Je suis rentrée au pays après ces deux années passées auprès de ma famille et j’ai repris pleinement mes activités en ouvrant mon premier magasin en ville. Au fil des années il a fallu s’adapter au monde changeant de ce que l’on appelle aujourd’hui le « business ». Après Abou Dabi, c’est vers Dubaï que nous nous sommes tournés, puis la concurrence est devenue de plus en plus rude et il a fallut aller de plus en plus loin pour trouver une rentabilité correcte. C’est donc en Asie, qu’à partir de l’an 2000 je suis allée faire mes emplettes. Malaisie, Thaïlande (cinq fois), Chine, Indonésie, nous n’avions pas le choix si nous voulions continuer à faire vivre nos commerces. Aujourd’hui si on veut trouver les meilleurs prix, c’est là-bas qu’il faut être. En outre, les taxes d’importation ont considérablement augmenté, ce qui ne nous a pas facilité la vie.
D’autre part, la façon de faire du commerce a bien évidemment évolué. Je fais partie de ce que l’on appelle le commerce « informel ». Je n’ai jamais emprunté un sou à la banque et ce qui m’a permis de démarrer, c’est notre traditionnel système de « tontines ». Sans celui-ci, je n’aurai jamais pu faire le plus difficile, à savoir démarrer une activité et me constituer un capital suffisamment important pour pouvoir être autonome. Aujourd’hui, j’ai 59 ans et j’ai fait ce que je devais faire : élever mes enfants et leur donner le meilleur avenir possible. Tout simplement. »

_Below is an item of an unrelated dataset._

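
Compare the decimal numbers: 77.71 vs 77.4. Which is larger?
77.71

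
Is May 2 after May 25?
No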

Mme Kadija Dabar Saïd est à coup sûr un exemple. Certes, les conditions ont beaucoup évolué depuis ses débuts, elle-même admet qu’il est de plus en plus difficile de fonctionner comme elle l’a fait pendant toutes ces années et continue de le faire aujourd’hui. La concurrence des grandes entreprises est féroce et l’a obligée à partir aussi loin. Mais comment ne pas rester admiratif devant quelqu’un qui parcours le monde sans parler un mot d’anglais, de français ou même d’arabe et qui parvient à faire de telles choses ? Elle perpétue une tradition d’échanges et de commerce susceptible de tomber dans l’oubli à l’heure de la mondialisation et du commerce international à grande échelle. Sans aucun doute une source d’inspiration pour nos jeunes générations...

Olivier Chemin


Le système des « tontines »

C’est un système utilisé depuis très longtemps à Djibouti, ainsi que dans d’autres pays, qui consiste à réunir un certain nombre de personnes afin d’organiser un système d’épargne / emprunt. Prenons un exemple. Six personnes décident de se réunir et de se lancer dans ce système. Chaque mois, chacune de ces six personnes doit apporter une somme d’argent dont le montant a été fixé au préalable, mettons 10 000 FD pour l’exemple. Chaque mois se trouvera donc une somme de 60 000 FD au milieu de la table. Le premier mois, la personne n° 1 disposera de ces 60 000 FD et en fera ce que bon lui semble. Le mois suivant, la personne n° 2 disposera de cette même somme et ainsi de suite. Dans cet exemple, au bout de six mois la personne n° 1 aura récupéré tout l’argent qu’elle aura en quelque sorte épargné. Ce système force les gens à faire une sorte d’épargne, afin de gérer leur argent et cela permet également aux personnes de bénéficier d’une grande quantité d’argent ponctuellement, si elles en ont besoin. C’est un système très intéressant qui est loin d’être nouveau et qui serait à comparer avec le microcrédit qui aujourd’hui fait de plus en plus d’adeptes.